İçimizdeki Tehlike
Prens Charles'in Türkiye ziyaretini herkes başka bir açıdan
değerlendirdi. Kimi için cami ziyaretleri, kimi için Mevlana hayranlığı,
benim için ise ayrılırken uçağına doldurduğu kasalar dolusu sebze
önemliydi.
Koca Prens Türkiye'nin domatesine muhtaç değildi herhalde.
Öyleyse bir anlamı olmalıydı bu kasaların.
Evet, Prens yanılmıyorsam Kaz Dağı'nda kendisi için yetiştirilen
organik sebzeleri ülkesine götürüyordu.
Meğer o civarda yaşayan birkaç aile sürekli kraliyet ailesinin sebzesini
yetiştiriyormuş ve kraliyet ailesi sadece bu sebzeleri kullanıyormuş.
Meclis Başkanı Köksal Toptan'ın Kuzey Kıbrıs ziyaretinde
Cumhurbaşkanı Talat ile aralarında şöyle bir konuşma geçtiğini
hatırlıyorum;
Cumhurbaşkanı Talat, Toptan'a bir yemek sırasında "Türkiye'de
en son yediğim domateslerin tadı hala damağımda" demişti. Bu konuşma
üzerine Toptan, Talat'a "En kısa zamanda size hormonsuz Anavatan
domatesleri göndereceğim" sözü vermişti.
Meclis Başkanı Toptan kendisinden sonra Kıbrıs'a giden Cumhurbaşkanı
Abdullah Gül'e hormonsuz domatesleri emanet ediyor, Cumhurbaşkanı Gül
de Toptan'ın bu masum ricasını yerine getiriyordu.
Meclis Başkanı Toptan'ın Ankara'da ancak bir hafta araştırma
sonucunda hormonsuz domates bulabildiğini de okumuştum o dönemde. Nasıl bir
tehlikeyle karşı karşıya olduğumuzun farkında mısınız?

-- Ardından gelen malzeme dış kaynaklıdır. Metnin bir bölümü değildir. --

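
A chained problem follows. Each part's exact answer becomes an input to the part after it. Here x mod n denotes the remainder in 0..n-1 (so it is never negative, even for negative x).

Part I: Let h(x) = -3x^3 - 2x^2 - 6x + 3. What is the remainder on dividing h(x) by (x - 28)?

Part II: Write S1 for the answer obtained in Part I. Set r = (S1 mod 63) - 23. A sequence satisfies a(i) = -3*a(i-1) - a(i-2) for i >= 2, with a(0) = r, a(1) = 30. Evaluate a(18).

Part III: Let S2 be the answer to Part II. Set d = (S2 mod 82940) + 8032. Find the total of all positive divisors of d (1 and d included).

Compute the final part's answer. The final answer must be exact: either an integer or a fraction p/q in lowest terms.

46240

Part I: remainder = value at the root: -3*(28)^3 - 2*(28)^2 - 6*(28)^1 + 3 = (-65856) + (-1568) + (-168) + (3) = -67589; answer -67589
Part II: S1 = -67589; r = -13; a(2) = -3*(30) - 1*(-13) = -77; iterating: a(2)=-77, a(3)=201, a(4)=-526, a(5)=1377, a(6)=-3605, a(7)=9438, a(8)=-24709, a(9)=64689, a(10)=-169358, a(11)=443385, a(12)=-1160797, a(13)=3039006, a(14)=-7956221, a(15)=20829657, a(16)=-54532750, a(17)=142768593, a(18)=-373773029; answer -373773029
Part III: S2 = -373773029; d = 45583; 45583 = 79 * 577; sigma = (1 + 79) * (1 + 577) = 80 * 578 = 46240; answer 46240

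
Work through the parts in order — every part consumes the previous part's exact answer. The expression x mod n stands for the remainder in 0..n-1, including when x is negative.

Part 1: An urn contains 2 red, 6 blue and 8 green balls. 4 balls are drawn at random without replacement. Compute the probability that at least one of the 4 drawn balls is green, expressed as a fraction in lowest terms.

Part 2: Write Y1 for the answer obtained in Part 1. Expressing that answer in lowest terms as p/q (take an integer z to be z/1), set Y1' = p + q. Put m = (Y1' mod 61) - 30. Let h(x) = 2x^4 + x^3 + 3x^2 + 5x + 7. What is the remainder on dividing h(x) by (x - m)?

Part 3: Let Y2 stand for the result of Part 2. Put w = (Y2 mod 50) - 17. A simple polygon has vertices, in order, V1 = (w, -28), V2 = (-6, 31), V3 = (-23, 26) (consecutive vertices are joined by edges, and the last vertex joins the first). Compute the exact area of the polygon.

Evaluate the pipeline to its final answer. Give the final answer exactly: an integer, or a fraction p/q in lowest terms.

Part 1: total draws C(16,4) = 1820; complement C(8,4) = 70; favorable 1820 - 70 = 1750; P = 25/26; answer 25/26
Part 2: Y1 = 25/26; threaded value p + q = 51; m = 21; remainder = value at the root: 2*(21)^4 + 1*(21)^3 + 3*(21)^2 + 5*(21)^1 + 7 = (388962) + (9261) + (1323) + (105) + (7) = 399658; answer 399658
Part 3: Y2 = 399658; w = -9; cross terms: (-9*31 - -6*-28)=-447, (-6*26 - -23*31)=557, (-23*-28 - -9*26)=878; twice the area = |988| = 988; area = 494; answer 494

494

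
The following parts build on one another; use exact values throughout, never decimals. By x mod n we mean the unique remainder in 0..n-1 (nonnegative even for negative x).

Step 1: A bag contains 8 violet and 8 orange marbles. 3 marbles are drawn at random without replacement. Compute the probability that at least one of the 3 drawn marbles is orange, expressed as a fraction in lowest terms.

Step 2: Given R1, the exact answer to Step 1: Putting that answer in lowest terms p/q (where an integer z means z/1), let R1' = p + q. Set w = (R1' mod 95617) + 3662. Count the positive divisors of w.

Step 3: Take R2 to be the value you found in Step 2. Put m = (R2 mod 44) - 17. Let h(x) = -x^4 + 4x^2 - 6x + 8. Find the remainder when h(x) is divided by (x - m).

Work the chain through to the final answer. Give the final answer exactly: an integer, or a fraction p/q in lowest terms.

Step 1: total draws C(16,3) = 560; complement C(8,3) = 56; favorable 560 - 56 = 504; P = 9/10; answer 9/10
Step 2: R1 = 9/10; threaded value p + q = 19; w = 3681; 3681 = 3^2 * 409; number of divisors = (2+1) * (1+1) = 6; answer 6
Step 3: R2 = 6; m = -11; remainder = value at the root: -1*(-11)^4 + 4*(-11)^2 - 6*(-11)^1 + 8 = (-14641) + (484) + (66) + (8) = -14083; answer -14083

-14083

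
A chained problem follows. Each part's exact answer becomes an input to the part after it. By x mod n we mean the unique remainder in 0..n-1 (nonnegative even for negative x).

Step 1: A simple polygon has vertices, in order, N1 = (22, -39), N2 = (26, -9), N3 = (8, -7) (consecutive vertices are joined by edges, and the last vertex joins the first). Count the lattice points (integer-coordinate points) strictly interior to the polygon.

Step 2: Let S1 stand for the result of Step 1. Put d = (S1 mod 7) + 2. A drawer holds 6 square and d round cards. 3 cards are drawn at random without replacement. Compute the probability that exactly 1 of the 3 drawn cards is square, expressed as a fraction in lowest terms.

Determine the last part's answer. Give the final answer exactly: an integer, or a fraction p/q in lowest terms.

6/13

Step 1: cross terms: (22*-9 - 26*-39)=816, (26*-7 - 8*-9)=-110, (8*-39 - 22*-7)=-158; twice the area = |548| = 548; area = 274; boundary points = 2 + 2 + 2 = 6; strictly interior points = area - boundary/2 + 1 = 272; answer 272
Step 2: S1 = 272; d = 8; total draws C(14,3) = 364; favorable C(6,1)*C(8,2) = 168; P = 6/13; answer 6/13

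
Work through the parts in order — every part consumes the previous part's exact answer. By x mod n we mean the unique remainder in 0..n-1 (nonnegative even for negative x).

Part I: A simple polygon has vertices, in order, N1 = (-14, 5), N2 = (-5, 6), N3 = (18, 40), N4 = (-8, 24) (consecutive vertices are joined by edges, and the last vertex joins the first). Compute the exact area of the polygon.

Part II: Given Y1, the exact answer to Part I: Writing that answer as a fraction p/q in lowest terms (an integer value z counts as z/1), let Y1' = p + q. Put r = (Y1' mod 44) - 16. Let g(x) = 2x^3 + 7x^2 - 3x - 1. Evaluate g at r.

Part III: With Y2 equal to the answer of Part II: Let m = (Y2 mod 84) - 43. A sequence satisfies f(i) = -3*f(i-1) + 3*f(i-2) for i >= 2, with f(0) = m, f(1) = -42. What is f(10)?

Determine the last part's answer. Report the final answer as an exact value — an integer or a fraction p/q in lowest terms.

Part I: cross terms: (-14*6 - -5*5)=-59, (-5*40 - 18*6)=-308, (18*24 - -8*40)=752, (-8*5 - -14*24)=296; twice the area = |681| = 681; area = 681/2; answer 681/2
Part II: Y1 = 681/2; threaded value p + q = 683; r = 7; 2*(7)^3 + 7*(7)^2 - 3*(7)^1 - 1 = (686) + (343) + (-21) + (-1) = 1007; answer 1007
Part III: Y2 = 1007; m = 40; f(2) = -3*(-42) + 3*(40) = 246; iterating: f(2)=246, f(3)=-864, f(4)=3330, f(5)=-12582, f(6)=47736, f(7)=-180954, f(8)=686070, f(9)=-2601072, f(10)=9861426; answer 9861426

9861426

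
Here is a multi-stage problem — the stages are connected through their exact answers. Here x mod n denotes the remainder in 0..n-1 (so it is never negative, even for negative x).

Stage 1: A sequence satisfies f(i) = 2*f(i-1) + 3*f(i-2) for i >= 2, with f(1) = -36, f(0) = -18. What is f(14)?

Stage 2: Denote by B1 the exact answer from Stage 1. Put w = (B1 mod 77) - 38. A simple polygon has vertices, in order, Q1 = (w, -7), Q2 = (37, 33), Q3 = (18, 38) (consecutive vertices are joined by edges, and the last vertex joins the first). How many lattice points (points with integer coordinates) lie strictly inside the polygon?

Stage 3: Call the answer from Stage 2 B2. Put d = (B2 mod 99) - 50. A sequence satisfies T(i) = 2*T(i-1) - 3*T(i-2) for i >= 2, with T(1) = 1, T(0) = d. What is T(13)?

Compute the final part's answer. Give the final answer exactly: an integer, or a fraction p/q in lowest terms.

Stage 1: f(2) = 2*(-36) + 3*(-18) = -126; iterating: f(2)=-126, f(3)=-360, f(4)=-1098, f(5)=-3276, f(6)=-9846, f(7)=-29520, f(8)=-88578, f(9)=-265716, f(10)=-797166, f(11)=-2391480, f(12)=-7174458, f(13)=-21523356, f(14)=-64570086; answer -64570086
Stage 2: B1 = -64570086; w = -3; cross terms: (-3*33 - 37*-7)=160, (37*38 - 18*33)=812, (18*-7 - -3*38)=-12; twice the area = |960| = 960; area = 480; boundary points = 40 + 1 + 3 = 44; strictly interior points = area - boundary/2 + 1 = 459; answer 459
Stage 3: B2 = 459; d = 13; T(2) = 2*(1) - 3*(13) = -37; iterating: T(2)=-37, T(3)=-77, T(4)=-43, T(5)=145, T(6)=419, T(7)=403, T(8)=-451, T(9)=-2111, T(10)=-2869, T(11)=595, T(12)=9797, T(13)=17809; answer 17809

17809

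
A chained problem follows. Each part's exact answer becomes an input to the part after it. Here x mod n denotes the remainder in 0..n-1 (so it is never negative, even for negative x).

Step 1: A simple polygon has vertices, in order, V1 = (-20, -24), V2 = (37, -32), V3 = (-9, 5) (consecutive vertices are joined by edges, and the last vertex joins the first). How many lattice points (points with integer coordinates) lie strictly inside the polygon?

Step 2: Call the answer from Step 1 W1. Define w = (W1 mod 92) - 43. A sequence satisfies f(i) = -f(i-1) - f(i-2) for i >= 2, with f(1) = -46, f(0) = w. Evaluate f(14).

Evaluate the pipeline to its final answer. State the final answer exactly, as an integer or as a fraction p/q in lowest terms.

Step 1: cross terms: (-20*-32 - 37*-24)=1528, (37*5 - -9*-32)=-103, (-9*-24 - -20*5)=316; twice the area = |1741| = 1741; area = 1741/2; boundary points = 1 + 1 + 1 = 3; strictly interior points = area - boundary/2 + 1 = 870; answer 870
Step 2: W1 = 870; w = -1; f(2) = -1*(-46) - 1*(-1) = 47; iterating: f(2)=47, f(3)=-1, f(4)=-46, f(5)=47, f(6)=-1, f(7)=-46, f(8)=47, f(9)=-1, f(10)=-46, f(11)=47, f(12)=-1, f(13)=-46, f(14)=47; answer 47

47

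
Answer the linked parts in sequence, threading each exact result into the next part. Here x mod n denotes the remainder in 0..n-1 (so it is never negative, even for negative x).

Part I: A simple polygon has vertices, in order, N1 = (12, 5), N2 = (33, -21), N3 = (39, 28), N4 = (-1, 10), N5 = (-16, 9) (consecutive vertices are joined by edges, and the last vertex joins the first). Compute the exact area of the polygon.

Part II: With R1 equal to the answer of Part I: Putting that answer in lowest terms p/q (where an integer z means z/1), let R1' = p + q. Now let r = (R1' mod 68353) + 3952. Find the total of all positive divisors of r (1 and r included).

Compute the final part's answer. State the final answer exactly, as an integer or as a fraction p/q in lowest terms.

8892

Part I: cross terms: (12*-21 - 33*5)=-417, (33*28 - 39*-21)=1743, (39*10 - -1*28)=418, (-1*9 - -16*10)=151, (-16*5 - 12*9)=-188; twice the area = |1707| = 1707; area = 1707/2; answer 1707/2
Part II: R1 = 1707/2; threaded value p + q = 1709; r = 5661; 5661 = 3^2 * 17 * 37; sigma = (1 + 3 + 9) * (1 + 17) * (1 + 37) = 13 * 18 * 38 = 8892; answer 8892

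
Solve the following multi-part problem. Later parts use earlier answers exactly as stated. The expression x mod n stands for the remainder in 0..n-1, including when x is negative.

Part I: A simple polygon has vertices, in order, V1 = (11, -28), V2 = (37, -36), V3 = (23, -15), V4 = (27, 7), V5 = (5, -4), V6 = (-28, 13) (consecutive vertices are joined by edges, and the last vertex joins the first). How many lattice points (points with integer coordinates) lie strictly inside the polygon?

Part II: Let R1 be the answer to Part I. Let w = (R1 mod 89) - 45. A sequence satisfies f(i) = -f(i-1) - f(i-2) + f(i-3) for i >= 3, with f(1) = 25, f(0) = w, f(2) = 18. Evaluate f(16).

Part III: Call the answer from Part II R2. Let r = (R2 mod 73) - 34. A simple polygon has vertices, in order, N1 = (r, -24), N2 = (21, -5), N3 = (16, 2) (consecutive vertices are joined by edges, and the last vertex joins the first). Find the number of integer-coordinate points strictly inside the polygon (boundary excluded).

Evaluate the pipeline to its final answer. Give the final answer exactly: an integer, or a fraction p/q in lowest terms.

Part I: cross terms: (11*-36 - 37*-28)=640, (37*-15 - 23*-36)=273, (23*7 - 27*-15)=566, (27*-4 - 5*7)=-143, (5*13 - -28*-4)=-47, (-28*-28 - 11*13)=641; twice the area = |1930| = 1930; area = 965; boundary points = 2 + 7 + 2 + 11 + 1 + 1 = 24; strictly interior points = area - boundary/2 + 1 = 954; answer 954
Part II: R1 = 954; w = 19; f(3) = -1*(18) - 1*(25) + 1*(19) = -24; iterating: f(3)=-24, f(4)=31, f(5)=11, f(6)=-66, f(7)=86, f(8)=-9, f(9)=-143, f(10)=238, f(11)=-104, f(12)=-277, f(13)=619, f(14)=-446, f(15)=-450, f(16)=1515; answer 1515
Part III: R2 = 1515; r = 21; cross terms: (21*-5 - 21*-24)=399, (21*2 - 16*-5)=122, (16*-24 - 21*2)=-426; twice the area = |95| = 95; area = 95/2; boundary points = 19 + 1 + 1 = 21; strictly interior points = area - boundary/2 + 1 = 38; answer 38

38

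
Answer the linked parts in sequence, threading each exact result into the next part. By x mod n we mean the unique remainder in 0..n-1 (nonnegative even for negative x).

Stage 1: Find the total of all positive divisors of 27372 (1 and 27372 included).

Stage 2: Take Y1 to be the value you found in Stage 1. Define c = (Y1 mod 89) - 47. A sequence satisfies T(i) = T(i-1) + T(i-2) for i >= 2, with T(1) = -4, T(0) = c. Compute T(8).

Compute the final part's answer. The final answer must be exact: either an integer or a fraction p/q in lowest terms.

Stage 1: 27372 = 2^2 * 3 * 2281; sigma = (1 + 2 + 4) * (1 + 3) * (1 + 2281) = 7 * 4 * 2282 = 63896; answer 63896
Stage 2: Y1 = 63896; c = 36; T(2) = 1*(-4) + 1*(36) = 32; iterating: T(2)=32, T(3)=28, T(4)=60, T(5)=88, T(6)=148, T(7)=236, T(8)=384; answer 384

384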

Gelelim işin teknik meselesine.
Tarım ve Köy işleri Bakanlığı'nda
115 bin kişi çalışıyor.
70 tane üniversitemiz,
30 tane ziraat fakültemiz,
50 tane tarım araştırma enstitümüz,
10 bin işsiz ziraat mühendisimiz var.
Buna rağmen Türkiye tohumda tamamen dışa bağımlı.
Tek kelimeyle tohumun patronu ise İsrail.
Domuz geni yerleştirilmiş domates, AIDS mikrobu bulaştırılmış kavun
haberleri biraz spekülatör olabilir ama İsrail tohumu olayının kesinlikle
öbür madalyon tarafı da var.
İsrailli araştırmacıların, genleriyle oynayarak, gül ile limon kokulu
domates yetiştirdiğini Şalom Gazetesi'nin internet sayfasından
okumuştum.
İstediğiniz şekle sahip domatesleri bile bulabilirsiniz; çekirdeksiz, kalp
şeklinde, salatalık şeklinde, dilimli...
Yani genlerle oynama meselesi yüzde yüz doğru.
Gelelim başka doğrulara.
Bu tohumların bir ekimlik olduğunu bilmeyen yok.
Yani İsrail'den bir defa tohum almakla kurtulamıyorsunuz. Bir gram
tohumun fiyatı her dönemde bir gram altına denk oldu.
Üstelik İsrail tohumunu toprağa bir ektin mi artık isteseniz de yerli
tohuma dönemiyorsunuz.
Genetik tohum o toprağ a da zarar veriyor. Artık hep bu genetik tohumu
kullanmak zorundasınız.
50-70 yıl sonra ise toprak kanserojen maddelerle dolduğu için artık
tamamen kullanılmaz hale geliyor.
Buna en güzel örnek
Türkiye'nin patates deposu olan Niğde ve Nevşehir bölgelerinde
yetiştirilen patateslerde kanserojen maddeye rastlandığı için artık
patates ekimine izin verilmemesidir.
Yani İsrail tohumu tek başına satmıyor. Tohum alana hastalığı bedava...
Tohumların içine hastalık yerleştiren İsrail bu sayede zirai ilaç
satımını da garanti altına almış oluyor.
Bütün bu acı tabloya rağmen Türkiye'de yabancıların menfaatine
çalışan bir patent sistemi işletiliyor.
Ne korkunç. Köylü kendi bahçesinde tohum bırakamayacak. Yoksa
uluslararası mahkemede yargılanacak!
Şu anda dünyada İsrail tohumu kullanma yasası çıkartan ilk ülke işgal
altındaki Irak'tır.
İkincisi de biz olacağız.
EY VATANDAŞ AKLINI BAŞINA DEVŞİR !!!